We in commercial media have an excuse for selling our souls and fleeing from risk: we’re stretched on the rack of shareholders’ quarterly targets. What was the ABC’s excuse? It’s hard to pinpoint but my guess is the mesmeric effect of instant digital feedback. Clicks became synonymous with “relevance”. Fluxy digital numbers set the agenda. A public broadcaster whose creative identity had come from interesting people doing interesting things, independent minds innovating, blurred into a poor person’s commercial network. It wanted to be “relevant” more than it wanted to be interesting. This rot set in nearly a decade ago.
#YourABC? We were already burnt out on #YourColesworths, #YourGoogle and #MyQFF. “Your” and “My” actually meant “Their”. The ABC was throwing away its priceless point of difference. Who were commissioning new programs – the creative minds or the digital marketing division? The public sniffs out nothing so quickly as an overgrown teenager, one minute green-lighting a data-driven salad of market-tested ideas, the next having a crisis of conscience and overcompensating with the sales department’s idea of woke. The more the ABC chased the 18-30s, the faster they ran away.
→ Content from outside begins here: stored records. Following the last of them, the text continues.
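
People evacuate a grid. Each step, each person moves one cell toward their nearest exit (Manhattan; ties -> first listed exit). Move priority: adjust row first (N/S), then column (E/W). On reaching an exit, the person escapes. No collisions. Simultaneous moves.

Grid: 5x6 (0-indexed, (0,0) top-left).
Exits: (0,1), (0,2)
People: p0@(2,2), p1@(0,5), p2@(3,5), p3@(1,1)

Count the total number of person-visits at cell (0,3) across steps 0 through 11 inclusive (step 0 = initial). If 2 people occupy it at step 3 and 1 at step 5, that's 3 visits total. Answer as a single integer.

Answer: 2

Derivation:
Step 0: p0@(2,2) p1@(0,5) p2@(3,5) p3@(1,1) -> at (0,3): 0 [-], cum=0
Step 1: p0@(1,2) p1@(0,4) p2@(2,5) p3@ESC -> at (0,3): 0 [-], cum=0
Step 2: p0@ESC p1@(0,3) p2@(1,5) p3@ESC -> at (0,3): 1 [p1], cum=1
Step 3: p0@ESC p1@ESC p2@(0,5) p3@ESC -> at (0,3): 0 [-], cum=1
Step 4: p0@ESC p1@ESC p2@(0,4) p3@ESC -> at (0,3): 0 [-], cum=1
Step 5: p0@ESC p1@ESC p2@(0,3) p3@ESC -> at (0,3): 1 [p2], cum=2
Step 6: p0@ESC p1@ESC p2@ESC p3@ESC -> at (0,3): 0 [-], cum=2
Total visits = 2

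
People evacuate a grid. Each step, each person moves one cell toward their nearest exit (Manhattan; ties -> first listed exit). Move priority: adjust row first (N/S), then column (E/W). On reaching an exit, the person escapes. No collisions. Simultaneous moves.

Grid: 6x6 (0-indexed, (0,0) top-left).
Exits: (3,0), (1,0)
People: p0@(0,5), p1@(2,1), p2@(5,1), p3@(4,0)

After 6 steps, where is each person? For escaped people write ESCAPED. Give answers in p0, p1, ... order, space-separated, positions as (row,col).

Step 1: p0:(0,5)->(1,5) | p1:(2,1)->(3,1) | p2:(5,1)->(4,1) | p3:(4,0)->(3,0)->EXIT
Step 2: p0:(1,5)->(1,4) | p1:(3,1)->(3,0)->EXIT | p2:(4,1)->(3,1) | p3:escaped
Step 3: p0:(1,4)->(1,3) | p1:escaped | p2:(3,1)->(3,0)->EXIT | p3:escaped
Step 4: p0:(1,3)->(1,2) | p1:escaped | p2:escaped | p3:escaped
Step 5: p0:(1,2)->(1,1) | p1:escaped | p2:escaped | p3:escaped
Step 6: p0:(1,1)->(1,0)->EXIT | p1:escaped | p2:escaped | p3:escaped

ESCAPED ESCAPED ESCAPED ESCAPED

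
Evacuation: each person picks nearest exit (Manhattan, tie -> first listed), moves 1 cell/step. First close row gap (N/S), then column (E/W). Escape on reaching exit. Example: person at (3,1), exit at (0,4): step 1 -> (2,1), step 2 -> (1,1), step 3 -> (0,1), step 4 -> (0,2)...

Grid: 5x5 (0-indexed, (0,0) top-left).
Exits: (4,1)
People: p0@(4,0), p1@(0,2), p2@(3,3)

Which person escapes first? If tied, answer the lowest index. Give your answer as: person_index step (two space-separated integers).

Step 1: p0:(4,0)->(4,1)->EXIT | p1:(0,2)->(1,2) | p2:(3,3)->(4,3)
Step 2: p0:escaped | p1:(1,2)->(2,2) | p2:(4,3)->(4,2)
Step 3: p0:escaped | p1:(2,2)->(3,2) | p2:(4,2)->(4,1)->EXIT
Step 4: p0:escaped | p1:(3,2)->(4,2) | p2:escaped
Step 5: p0:escaped | p1:(4,2)->(4,1)->EXIT | p2:escaped
Exit steps: [1, 5, 3]
First to escape: p0 at step 1

Answer: 0 1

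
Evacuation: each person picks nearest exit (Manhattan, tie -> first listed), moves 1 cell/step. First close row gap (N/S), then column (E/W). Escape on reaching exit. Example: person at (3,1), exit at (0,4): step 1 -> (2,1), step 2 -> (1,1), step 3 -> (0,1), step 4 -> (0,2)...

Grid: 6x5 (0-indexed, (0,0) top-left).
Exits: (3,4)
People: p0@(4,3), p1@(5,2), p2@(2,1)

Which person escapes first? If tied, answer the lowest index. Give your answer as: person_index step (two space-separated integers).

Answer: 0 2

Derivation:
Step 1: p0:(4,3)->(3,3) | p1:(5,2)->(4,2) | p2:(2,1)->(3,1)
Step 2: p0:(3,3)->(3,4)->EXIT | p1:(4,2)->(3,2) | p2:(3,1)->(3,2)
Step 3: p0:escaped | p1:(3,2)->(3,3) | p2:(3,2)->(3,3)
Step 4: p0:escaped | p1:(3,3)->(3,4)->EXIT | p2:(3,3)->(3,4)->EXIT
Exit steps: [2, 4, 4]
First to escape: p0 at step 2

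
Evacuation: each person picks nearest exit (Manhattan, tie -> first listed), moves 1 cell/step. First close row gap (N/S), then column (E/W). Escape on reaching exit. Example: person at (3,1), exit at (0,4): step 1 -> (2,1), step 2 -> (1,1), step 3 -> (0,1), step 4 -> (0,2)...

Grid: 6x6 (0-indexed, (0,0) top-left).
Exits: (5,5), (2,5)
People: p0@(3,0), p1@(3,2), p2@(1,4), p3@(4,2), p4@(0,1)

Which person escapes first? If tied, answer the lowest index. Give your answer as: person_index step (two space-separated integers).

Step 1: p0:(3,0)->(2,0) | p1:(3,2)->(2,2) | p2:(1,4)->(2,4) | p3:(4,2)->(5,2) | p4:(0,1)->(1,1)
Step 2: p0:(2,0)->(2,1) | p1:(2,2)->(2,3) | p2:(2,4)->(2,5)->EXIT | p3:(5,2)->(5,3) | p4:(1,1)->(2,1)
Step 3: p0:(2,1)->(2,2) | p1:(2,3)->(2,4) | p2:escaped | p3:(5,3)->(5,4) | p4:(2,1)->(2,2)
Step 4: p0:(2,2)->(2,3) | p1:(2,4)->(2,5)->EXIT | p2:escaped | p3:(5,4)->(5,5)->EXIT | p4:(2,2)->(2,3)
Step 5: p0:(2,3)->(2,4) | p1:escaped | p2:escaped | p3:escaped | p4:(2,3)->(2,4)
Step 6: p0:(2,4)->(2,5)->EXIT | p1:escaped | p2:escaped | p3:escaped | p4:(2,4)->(2,5)->EXIT
Exit steps: [6, 4, 2, 4, 6]
First to escape: p2 at step 2

Answer: 2 2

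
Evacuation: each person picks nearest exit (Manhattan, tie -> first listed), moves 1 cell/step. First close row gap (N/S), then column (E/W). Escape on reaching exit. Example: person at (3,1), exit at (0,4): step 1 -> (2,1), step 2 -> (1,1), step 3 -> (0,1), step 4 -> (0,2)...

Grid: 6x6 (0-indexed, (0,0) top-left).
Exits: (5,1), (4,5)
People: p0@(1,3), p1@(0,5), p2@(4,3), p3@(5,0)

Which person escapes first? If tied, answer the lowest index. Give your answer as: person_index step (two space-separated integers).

Answer: 3 1

Derivation:
Step 1: p0:(1,3)->(2,3) | p1:(0,5)->(1,5) | p2:(4,3)->(4,4) | p3:(5,0)->(5,1)->EXIT
Step 2: p0:(2,3)->(3,3) | p1:(1,5)->(2,5) | p2:(4,4)->(4,5)->EXIT | p3:escaped
Step 3: p0:(3,3)->(4,3) | p1:(2,5)->(3,5) | p2:escaped | p3:escaped
Step 4: p0:(4,3)->(4,4) | p1:(3,5)->(4,5)->EXIT | p2:escaped | p3:escaped
Step 5: p0:(4,4)->(4,5)->EXIT | p1:escaped | p2:escaped | p3:escaped
Exit steps: [5, 4, 2, 1]
First to escape: p3 at step 1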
(Meanwhile, 90 per cent of the ABC was continuing to pound out strong independent journalism, broadcast unlikely hits like Fisk and You Can’t Ask That and Gruen and Hard Quiz, provoke thought on radio, and try to endure the cycle while being told that they, the ageing heart, were the problem.)
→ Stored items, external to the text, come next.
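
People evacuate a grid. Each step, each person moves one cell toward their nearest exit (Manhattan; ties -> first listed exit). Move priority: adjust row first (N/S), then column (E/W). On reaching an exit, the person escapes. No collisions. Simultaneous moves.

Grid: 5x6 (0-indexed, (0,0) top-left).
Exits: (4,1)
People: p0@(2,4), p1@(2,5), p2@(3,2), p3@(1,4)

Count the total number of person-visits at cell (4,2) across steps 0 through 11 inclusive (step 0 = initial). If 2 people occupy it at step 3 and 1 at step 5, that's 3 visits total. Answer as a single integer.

Answer: 4

Derivation:
Step 0: p0@(2,4) p1@(2,5) p2@(3,2) p3@(1,4) -> at (4,2): 0 [-], cum=0
Step 1: p0@(3,4) p1@(3,5) p2@(4,2) p3@(2,4) -> at (4,2): 1 [p2], cum=1
Step 2: p0@(4,4) p1@(4,5) p2@ESC p3@(3,4) -> at (4,2): 0 [-], cum=1
Step 3: p0@(4,3) p1@(4,4) p2@ESC p3@(4,4) -> at (4,2): 0 [-], cum=1
Step 4: p0@(4,2) p1@(4,3) p2@ESC p3@(4,3) -> at (4,2): 1 [p0], cum=2
Step 5: p0@ESC p1@(4,2) p2@ESC p3@(4,2) -> at (4,2): 2 [p1,p3], cum=4
Step 6: p0@ESC p1@ESC p2@ESC p3@ESC -> at (4,2): 0 [-], cum=4
Total visits = 4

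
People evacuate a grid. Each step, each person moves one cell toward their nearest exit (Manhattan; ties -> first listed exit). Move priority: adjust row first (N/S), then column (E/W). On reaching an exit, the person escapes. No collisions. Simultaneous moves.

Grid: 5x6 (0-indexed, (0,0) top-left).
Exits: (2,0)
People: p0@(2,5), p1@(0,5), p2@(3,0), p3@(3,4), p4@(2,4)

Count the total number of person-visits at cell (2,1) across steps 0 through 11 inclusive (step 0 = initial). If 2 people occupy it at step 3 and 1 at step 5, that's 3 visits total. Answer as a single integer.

Step 0: p0@(2,5) p1@(0,5) p2@(3,0) p3@(3,4) p4@(2,4) -> at (2,1): 0 [-], cum=0
Step 1: p0@(2,4) p1@(1,5) p2@ESC p3@(2,4) p4@(2,3) -> at (2,1): 0 [-], cum=0
Step 2: p0@(2,3) p1@(2,5) p2@ESC p3@(2,3) p4@(2,2) -> at (2,1): 0 [-], cum=0
Step 3: p0@(2,2) p1@(2,4) p2@ESC p3@(2,2) p4@(2,1) -> at (2,1): 1 [p4], cum=1
Step 4: p0@(2,1) p1@(2,3) p2@ESC p3@(2,1) p4@ESC -> at (2,1): 2 [p0,p3], cum=3
Step 5: p0@ESC p1@(2,2) p2@ESC p3@ESC p4@ESC -> at (2,1): 0 [-], cum=3
Step 6: p0@ESC p1@(2,1) p2@ESC p3@ESC p4@ESC -> at (2,1): 1 [p1], cum=4
Step 7: p0@ESC p1@ESC p2@ESC p3@ESC p4@ESC -> at (2,1): 0 [-], cum=4
Total visits = 4

Answer: 4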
The ABC began to lose confidence in whether it was a generator of great ideas or a digital platform. When Fisk moved to Netflix, new (and younger) viewers realised how freaking good it was. Identifiably ABC, it didn’t have to stay there. Like every ABC hit, none of the data saw Fisk coming.
Nothing loses audiences faster than self-doubt. Perversely, if the ABC wants to regain its self-confidence, it might look to Rogan – now. He spent decades wandering in comedy and the UFC, liberal, libertarian, not quite sure what, before he found the manosphere. Once he stopped chasing the game and decided, like Popeye, “I yam what I yam”, his millions and his president came to him. It’s kind of funny but, in his way, Williams is already asking the ABC to find its inner, upper-middle Rogan. Stop being so needy. Know thyself.
The mantra of commercial media is to give audiences more of what they already know. The appeal of the ABC has always been serendipity: the news story you didn’t think was a story until it surprised you; the show you didn’t want to watch but soon couldn’t stop. It didn’t want to gatecrash our party but held its own party and left its door open. That involves risk.
The ABC ought to dedicate a meaningful part of its budget to risk – new creators, new ideas – instead of generating pap out of existing data or formats. From Countdown to Fisk, surprise hits define the ABC. Until its leadership lost confidence, it took pride in its ability to be other than what it seemed.
Williams has supported restoring the ABC’s creative self-belief. If it keeps turning itself inside-out to obey algorithms, it will keep destroying its best assets. An old-fashioned idea, it’s really quite radical, and unwittingly similar to Joe Rogan. I’ll do me and you do you.
This is not an argument for the ABC to stop chasing 18-to-30-year-olds. To the contrary, it has an obligation to reach as many Australians as it can. But sometimes to get a dog (a muster puppy?) to come to you, you need to stop calling it. Turn away, do what you do best and do it with commitment. That’s how you get a twenty-something, or a dog, curious about you.
Malcolm Knox is a journalist, author and columnist for The Sydney Morning Herald.